Inserting all the `visit_id`s into a ThetaSketch by day will give you a
distinct "set" for the day. You can then union those across the range on
demand, and get a distinct over the arbitrary date range. The one caution I
would make here is that unioning a very large set of sketches, or a set of
very large sketches, is a fairly slow operation and if your ranges are very
large and you need it to be quick (i.e. someone is live waiting on the
request), you might consider pre-calculating sketches on a less granular
level than 1 day as well, to reduce the sketch count. The alternative is
not to pre-calculate anything at all, and to build a sketch for approximate
distinct counts in memory, on the fly.
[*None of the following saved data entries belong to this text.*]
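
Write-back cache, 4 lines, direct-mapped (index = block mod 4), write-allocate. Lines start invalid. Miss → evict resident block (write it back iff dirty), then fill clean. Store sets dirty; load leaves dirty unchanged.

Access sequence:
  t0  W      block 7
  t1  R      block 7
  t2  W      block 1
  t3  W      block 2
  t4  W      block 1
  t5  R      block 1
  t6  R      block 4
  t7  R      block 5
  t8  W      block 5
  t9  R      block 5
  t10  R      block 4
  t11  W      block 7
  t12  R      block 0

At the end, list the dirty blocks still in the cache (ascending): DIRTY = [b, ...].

0: W B7 -> L3 miss  d=D]
1: R B7 -> L3 hit  d=D]
2: W B1 -> L1 miss  d=D]
3: W B2 -> L2 miss  d=D]
4: W B1 -> L1 hit  d=D]
5: R B1 -> L1 hit  d=D]
6: R B4 -> L0 miss  d=-]
7: R B5 -> L1 miss wb->B1  d=-]
8: W B5 -> L1 hit  d=D]
9: R B5 -> L1 hit  d=D]
10: R B4 -> L0 hit  d=-]
11: W B7 -> L3 hit  d=D]
12: R B0 -> L0 miss  d=-]

DIRTY = [2, 5, 7]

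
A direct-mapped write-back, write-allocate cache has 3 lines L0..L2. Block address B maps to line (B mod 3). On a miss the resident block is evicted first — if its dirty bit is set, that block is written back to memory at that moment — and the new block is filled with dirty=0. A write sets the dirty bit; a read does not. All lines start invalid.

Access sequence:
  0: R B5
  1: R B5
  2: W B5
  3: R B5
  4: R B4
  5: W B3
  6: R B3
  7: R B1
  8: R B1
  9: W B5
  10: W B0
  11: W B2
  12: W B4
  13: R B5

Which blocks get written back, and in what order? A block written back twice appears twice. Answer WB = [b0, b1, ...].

0: R B5 -> L2 miss  d=-]
1: R B5 -> L2 hit  d=-]
2: W B5 -> L2 hit  d=D]
3: R B5 -> L2 hit  d=D]
4: R B4 -> L1 miss  d=-]
5: W B3 -> L0 miss  d=D]
6: R B3 -> L0 hit  d=D]
7: R B1 -> L1 miss  d=-]
8: R B1 -> L1 hit  d=-]
9: W B5 -> L2 hit  d=D]
10: W B0 -> L0 miss wb->B3  d=D]
11: W B2 -> L2 miss wb->B5  d=D]
12: W B4 -> L1 miss  d=D]
13: R B5 -> L2 miss wb->B2  d=-]

WB = [3, 5, 2]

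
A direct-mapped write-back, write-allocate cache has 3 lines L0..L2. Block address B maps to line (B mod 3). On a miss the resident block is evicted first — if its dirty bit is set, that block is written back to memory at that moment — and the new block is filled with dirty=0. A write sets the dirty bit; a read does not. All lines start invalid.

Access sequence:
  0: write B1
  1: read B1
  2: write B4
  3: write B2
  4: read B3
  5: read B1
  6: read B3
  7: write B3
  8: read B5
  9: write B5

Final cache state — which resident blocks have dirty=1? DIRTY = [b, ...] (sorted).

  0 | W B1 → L1 miss [D]
  1 | R B1 → L1 hit [D]
  2 | W B4 → L1 miss wb→B1 [D]
  3 | W B2 → L2 miss [D]
  4 | R B3 → L0 miss [-]
  5 | R B1 → L1 miss wb→B4 [-]
  6 | R B3 → L0 hit [-]
  7 | W B3 → L0 hit [D]
  8 | R B5 → L2 miss wb→B2 [-]
  9 | W B5 → L2 hit [D]

DIRTY = [3, 5]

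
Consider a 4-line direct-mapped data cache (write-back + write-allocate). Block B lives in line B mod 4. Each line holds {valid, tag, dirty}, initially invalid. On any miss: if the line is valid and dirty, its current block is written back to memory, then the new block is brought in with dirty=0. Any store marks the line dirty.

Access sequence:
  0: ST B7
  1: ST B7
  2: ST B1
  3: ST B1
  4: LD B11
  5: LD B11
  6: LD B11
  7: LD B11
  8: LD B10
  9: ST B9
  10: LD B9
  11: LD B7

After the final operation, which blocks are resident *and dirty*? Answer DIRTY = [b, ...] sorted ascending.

DIRTY = [9]

0: W B7 -> L3 miss  d=D]
1: W B7 -> L3 hit  d=D]
2: W B1 -> L1 miss  d=D]
3: W B1 -> L1 hit  d=D]
4: R B11 -> L3 miss wb->B7  d=-]
5: R B11 -> L3 hit  d=-]
6: R B11 -> L3 hit  d=-]
7: R B11 -> L3 hit  d=-]
8: R B10 -> L2 miss  d=-]
9: W B9 -> L1 miss wb->B1  d=D]
10: R B9 -> L1 hit  d=D]
11: R B7 -> L3 miss  d=-]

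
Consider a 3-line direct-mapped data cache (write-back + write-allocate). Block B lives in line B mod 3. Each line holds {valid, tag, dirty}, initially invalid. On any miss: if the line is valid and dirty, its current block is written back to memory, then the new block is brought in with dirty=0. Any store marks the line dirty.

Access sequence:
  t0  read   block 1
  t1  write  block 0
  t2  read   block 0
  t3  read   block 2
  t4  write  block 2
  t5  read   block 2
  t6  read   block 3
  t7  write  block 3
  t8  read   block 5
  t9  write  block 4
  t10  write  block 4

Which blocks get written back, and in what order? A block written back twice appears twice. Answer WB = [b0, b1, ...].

WB = [0, 2]

0: R B1 → L1 miss [-]
1: W B0 → L0 miss [D]
2: R B0 → L0 hit [D]
3: R B2 → L2 miss [-]
4: W B2 → L2 hit [D]
5: R B2 → L2 hit [D]
6: R B3 → L0 miss wb→B0 [-]
7: W B3 → L0 hit [D]
8: R B5 → L2 miss wb→B2 [-]
9: W B4 → L1 miss [D]
10: W B4 → L1 hit [D]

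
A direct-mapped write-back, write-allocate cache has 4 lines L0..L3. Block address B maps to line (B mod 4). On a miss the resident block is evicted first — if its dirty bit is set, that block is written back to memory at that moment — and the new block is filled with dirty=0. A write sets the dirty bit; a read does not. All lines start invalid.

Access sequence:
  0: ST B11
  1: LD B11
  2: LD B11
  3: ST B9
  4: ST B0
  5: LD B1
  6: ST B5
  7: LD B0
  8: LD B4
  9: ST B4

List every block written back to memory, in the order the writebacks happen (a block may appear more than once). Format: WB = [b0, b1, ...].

0: W B11 → L3 miss [D]
1: R B11 → L3 hit [D]
2: R B11 → L3 hit [D]
3: W B9 → L1 miss [D]
4: W B0 → L0 miss [D]
5: R B1 → L1 miss wb→B9 [-]
6: W B5 → L1 miss [D]
7: R B0 → L0 hit [D]
8: R B4 → L0 miss wb→B0 [-]
9: W B4 → L0 hit [D]

WB = [9, 0]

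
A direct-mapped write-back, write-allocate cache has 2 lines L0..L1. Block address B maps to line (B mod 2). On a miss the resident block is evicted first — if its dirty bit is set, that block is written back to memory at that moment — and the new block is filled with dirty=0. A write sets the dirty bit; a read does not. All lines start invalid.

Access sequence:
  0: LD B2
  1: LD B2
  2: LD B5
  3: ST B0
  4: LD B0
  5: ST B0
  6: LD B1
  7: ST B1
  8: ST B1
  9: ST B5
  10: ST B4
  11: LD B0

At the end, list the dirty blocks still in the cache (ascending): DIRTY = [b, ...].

0: R B2 -> L0 miss  d=-]
1: R B2 -> L0 hit  d=-]
2: R B5 -> L1 miss  d=-]
3: W B0 -> L0 miss  d=D]
4: R B0 -> L0 hit  d=D]
5: W B0 -> L0 hit  d=D]
6: R B1 -> L1 miss  d=-]
7: W B1 -> L1 hit  d=D]
8: W B1 -> L1 hit  d=D]
9: W B5 -> L1 miss wb->B1  d=D]
10: W B4 -> L0 miss wb->B0  d=D]
11: R B0 -> L0 miss wb->B4  d=-]

DIRTY = [5]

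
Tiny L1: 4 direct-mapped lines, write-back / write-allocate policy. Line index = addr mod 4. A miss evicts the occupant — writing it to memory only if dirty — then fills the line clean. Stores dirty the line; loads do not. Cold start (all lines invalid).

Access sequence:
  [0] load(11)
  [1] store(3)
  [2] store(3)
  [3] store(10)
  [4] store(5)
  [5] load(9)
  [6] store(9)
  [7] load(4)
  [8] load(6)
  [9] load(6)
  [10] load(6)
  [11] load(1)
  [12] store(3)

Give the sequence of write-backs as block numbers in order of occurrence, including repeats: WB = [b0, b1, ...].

WB = [5, 10, 9]

  0 | R B11 → L3 miss [-]
  1 | W B3 → L3 miss [D]
  2 | W B3 → L3 hit [D]
  3 | W B10 → L2 miss [D]
  4 | W B5 → L1 miss [D]
  5 | R B9 → L1 miss wb→B5 [-]
  6 | W B9 → L1 hit [D]
  7 | R B4 → L0 miss [-]
  8 | R B6 → L2 miss wb→B10 [-]
  9 | R B6 → L2 hit [-]
  10 | R B6 → L2 hit [-]
  11 | R B1 → L1 miss wb→B9 [-]
  12 | W B3 → L3 hit [D]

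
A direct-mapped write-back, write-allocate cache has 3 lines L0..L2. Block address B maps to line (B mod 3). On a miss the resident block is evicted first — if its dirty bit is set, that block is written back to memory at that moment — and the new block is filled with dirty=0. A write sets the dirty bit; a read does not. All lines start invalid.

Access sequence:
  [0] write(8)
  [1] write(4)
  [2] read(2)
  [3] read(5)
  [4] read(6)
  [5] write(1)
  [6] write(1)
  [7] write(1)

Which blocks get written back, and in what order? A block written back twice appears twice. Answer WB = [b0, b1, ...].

WB = [8, 4]

0: W B8 -> L2 miss  d=D]
1: W B4 -> L1 miss  d=D]
2: R B2 -> L2 miss wb->B8  d=-]
3: R B5 -> L2 miss  d=-]
4: R B6 -> L0 miss  d=-]
5: W B1 -> L1 miss wb->B4  d=D]
6: W B1 -> L1 hit  d=D]
7: W B1 -> L1 hit  d=D]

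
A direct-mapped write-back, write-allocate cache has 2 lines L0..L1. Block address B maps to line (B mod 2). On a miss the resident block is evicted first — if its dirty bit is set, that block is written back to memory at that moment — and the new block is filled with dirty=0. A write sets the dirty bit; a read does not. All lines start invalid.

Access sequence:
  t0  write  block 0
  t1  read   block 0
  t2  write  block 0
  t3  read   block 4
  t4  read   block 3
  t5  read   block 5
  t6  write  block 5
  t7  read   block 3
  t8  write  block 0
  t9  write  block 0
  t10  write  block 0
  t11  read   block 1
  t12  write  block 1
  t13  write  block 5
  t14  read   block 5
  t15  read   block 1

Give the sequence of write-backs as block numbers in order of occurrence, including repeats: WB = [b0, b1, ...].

WB = [0, 5, 1, 5]

  0 | W B0 → L0 miss [D]
  1 | R B0 → L0 hit [D]
  2 | W B0 → L0 hit [D]
  3 | R B4 → L0 miss wb→B0 [-]
  4 | R B3 → L1 miss [-]
  5 | R B5 → L1 miss [-]
  6 | W B5 → L1 hit [D]
  7 | R B3 → L1 miss wb→B5 [-]
  8 | W B0 → L0 miss [D]
  9 | W B0 → L0 hit [D]
  10 | W B0 → L0 hit [D]
  11 | R B1 → L1 miss [-]
  12 | W B1 → L1 hit [D]
  13 | W B5 → L1 miss wb→B1 [D]
  14 | R B5 → L1 hit [D]
  15 | R B1 → L1 miss wb→B5 [-]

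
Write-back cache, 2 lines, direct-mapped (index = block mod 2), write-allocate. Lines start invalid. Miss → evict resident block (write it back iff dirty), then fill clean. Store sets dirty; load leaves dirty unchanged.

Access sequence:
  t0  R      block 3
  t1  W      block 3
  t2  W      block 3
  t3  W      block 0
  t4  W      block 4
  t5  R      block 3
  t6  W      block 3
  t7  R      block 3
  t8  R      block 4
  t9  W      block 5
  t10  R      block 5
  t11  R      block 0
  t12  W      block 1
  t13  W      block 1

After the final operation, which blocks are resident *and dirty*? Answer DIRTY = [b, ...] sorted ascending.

DIRTY = [1]

  0 | R B3 → L1 miss [-]
  1 | W B3 → L1 hit [D]
  2 | W B3 → L1 hit [D]
  3 | W B0 → L0 miss [D]
  4 | W B4 → L0 miss wb→B0 [D]
  5 | R B3 → L1 hit [D]
  6 | W B3 → L1 hit [D]
  7 | R B3 → L1 hit [D]
  8 | R B4 → L0 hit [D]
  9 | W B5 → L1 miss wb→B3 [D]
  10 | R B5 → L1 hit [D]
  11 | R B0 → L0 miss wb→B4 [-]
  12 | W B1 → L1 miss wb→B5 [D]
  13 | W B1 → L1 hit [D]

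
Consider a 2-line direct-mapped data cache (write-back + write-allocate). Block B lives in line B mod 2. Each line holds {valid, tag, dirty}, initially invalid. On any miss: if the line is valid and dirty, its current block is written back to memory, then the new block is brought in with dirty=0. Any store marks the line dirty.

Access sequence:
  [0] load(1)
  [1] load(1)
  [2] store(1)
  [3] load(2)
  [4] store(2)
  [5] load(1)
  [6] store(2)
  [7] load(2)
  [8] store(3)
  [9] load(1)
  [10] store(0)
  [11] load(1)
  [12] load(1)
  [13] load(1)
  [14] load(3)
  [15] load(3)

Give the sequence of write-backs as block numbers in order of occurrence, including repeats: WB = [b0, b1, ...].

WB = [1, 3, 2]

  0 | R B1 → L1 miss [-]
  1 | R B1 → L1 hit [-]
  2 | W B1 → L1 hit [D]
  3 | R B2 → L0 miss [-]
  4 | W B2 → L0 hit [D]
  5 | R B1 → L1 hit [D]
  6 | W B2 → L0 hit [D]
  7 | R B2 → L0 hit [D]
  8 | W B3 → L1 miss wb→B1 [D]
  9 | R B1 → L1 miss wb→B3 [-]
  10 | W B0 → L0 miss wb→B2 [D]
  11 | R B1 → L1 hit [-]
  12 | R B1 → L1 hit [-]
  13 | R B1 → L1 hit [-]
  14 | R B3 → L1 miss [-]
  15 | R B3 → L1 hit [-]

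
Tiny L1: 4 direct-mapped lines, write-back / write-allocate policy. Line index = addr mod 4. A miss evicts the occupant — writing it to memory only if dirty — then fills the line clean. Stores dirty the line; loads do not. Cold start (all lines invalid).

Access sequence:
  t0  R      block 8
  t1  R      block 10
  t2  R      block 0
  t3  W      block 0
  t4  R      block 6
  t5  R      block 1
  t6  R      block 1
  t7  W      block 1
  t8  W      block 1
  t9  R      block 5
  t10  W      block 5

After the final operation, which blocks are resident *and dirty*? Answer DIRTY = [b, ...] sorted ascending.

DIRTY = [0, 5]

  0 | R B8 → L0 miss [-]
  1 | R B10 → L2 miss [-]
  2 | R B0 → L0 miss [-]
  3 | W B0 → L0 hit [D]
  4 | R B6 → L2 miss [-]
  5 | R B1 → L1 miss [-]
  6 | R B1 → L1 hit [-]
  7 | W B1 → L1 hit [D]
  8 | W B1 → L1 hit [D]
  9 | R B5 → L1 miss wb→B1 [-]
  10 | W B5 → L1 hit [D]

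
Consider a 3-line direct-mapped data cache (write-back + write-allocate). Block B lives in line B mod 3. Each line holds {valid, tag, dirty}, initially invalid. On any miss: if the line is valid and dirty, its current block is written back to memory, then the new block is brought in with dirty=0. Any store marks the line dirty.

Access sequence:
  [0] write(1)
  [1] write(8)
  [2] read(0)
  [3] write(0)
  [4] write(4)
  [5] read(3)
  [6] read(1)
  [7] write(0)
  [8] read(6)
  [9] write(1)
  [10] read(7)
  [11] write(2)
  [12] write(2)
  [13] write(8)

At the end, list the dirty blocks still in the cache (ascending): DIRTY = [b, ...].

  0 | W B1 → L1 miss [D]
  1 | W B8 → L2 miss [D]
  2 | R B0 → L0 miss [-]
  3 | W B0 → L0 hit [D]
  4 | W B4 → L1 miss wb→B1 [D]
  5 | R B3 → L0 miss wb→B0 [-]
  6 | R B1 → L1 miss wb→B4 [-]
  7 | W B0 → L0 miss [D]
  8 | R B6 → L0 miss wb→B0 [-]
  9 | W B1 → L1 hit [D]
  10 | R B7 → L1 miss wb→B1 [-]
  11 | W B2 → L2 miss wb→B8 [D]
  12 | W B2 → L2 hit [D]
  13 | W B8 → L2 miss wb→B2 [D]

DIRTY = [8]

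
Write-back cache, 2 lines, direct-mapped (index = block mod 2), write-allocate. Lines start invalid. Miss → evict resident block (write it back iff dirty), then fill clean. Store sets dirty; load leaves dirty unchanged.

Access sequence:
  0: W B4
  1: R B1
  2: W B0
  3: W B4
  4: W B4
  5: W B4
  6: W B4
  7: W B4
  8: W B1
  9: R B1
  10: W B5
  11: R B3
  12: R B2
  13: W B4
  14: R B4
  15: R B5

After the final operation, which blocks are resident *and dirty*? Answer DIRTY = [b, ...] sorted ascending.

DIRTY = [4]

  0 | W B4 → L0 miss [D]
  1 | R B1 → L1 miss [-]
  2 | W B0 → L0 miss wb→B4 [D]
  3 | W B4 → L0 miss wb→B0 [D]
  4 | W B4 → L0 hit [D]
  5 | W B4 → L0 hit [D]
  6 | W B4 → L0 hit [D]
  7 | W B4 → L0 hit [D]
  8 | W B1 → L1 hit [D]
  9 | R B1 → L1 hit [D]
  10 | W B5 → L1 miss wb→B1 [D]
  11 | R B3 → L1 miss wb→B5 [-]
  12 | R B2 → L0 miss wb→B4 [-]
  13 | W B4 → L0 miss [D]
  14 | R B4 → L0 hit [D]
  15 | R B5 → L1 miss [-]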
Again, depends on data size, etc.

Hope that helps.

Karl

On Mon, May 23, 2022 at 6:20 PM Kevin Peng <ke...@audigent.com> wrote:

> Hi All,
>
> I am pretty new to the community and I am trying to get my head wrapped
> around the usage of the theta sketch python library to compute approx
> distinct counts.
>
> Here is my use case:
>
>    - I have the following table structure: visit_id, dimension (array),
>    date (Single GMT day i.e. 1/1/2022)
>    - I want to run a distinct count of visit_ids over a dynamic date
>    range and group them by dimension sets i.e. select count(visit_id) where
>    date >= a and date <= b and dimension contains x or dimension contains y
>    and dimension contains z
>
> What I am planning is:
>
>    - Create a theta sketch cube and store them in a hashtable i.e.
>    dynamodb using a workflow orchestration tool like airflow for each date
>    - Retrieve the theta sketch cubes for each day in the date range and
>    do union and intersection on request
>
> Here is my question:
>
>    - I was trying to look at this example:
>    https://github.com/apache/datasketches-cpp/blob/763f9249de576dca8c080fb4f3f438625a332b0b/python/tests/theta_test.py#L20
>       - For creating the sketches should I be calculating the distinct
>       count group by date and dimension first and use that value with the key
>       being some combination of the dimension and date?
>       - Would the blob I store into the hashtable be the key that I
>       construct with the result returned back by the example
>       generate_theta_sketch method in the example test?
>          - If this is the case, in order to query a date range I would
>          have to construct a union of similar dimensions with different dates within
>          the date range first before I can do any unions/intersections of different
>          dimension values in that date range?  Is there an easier way?
>
>
> --
> Kevin Peng
> Chief Engineer, DMP
> 305.775.2463
>
>
>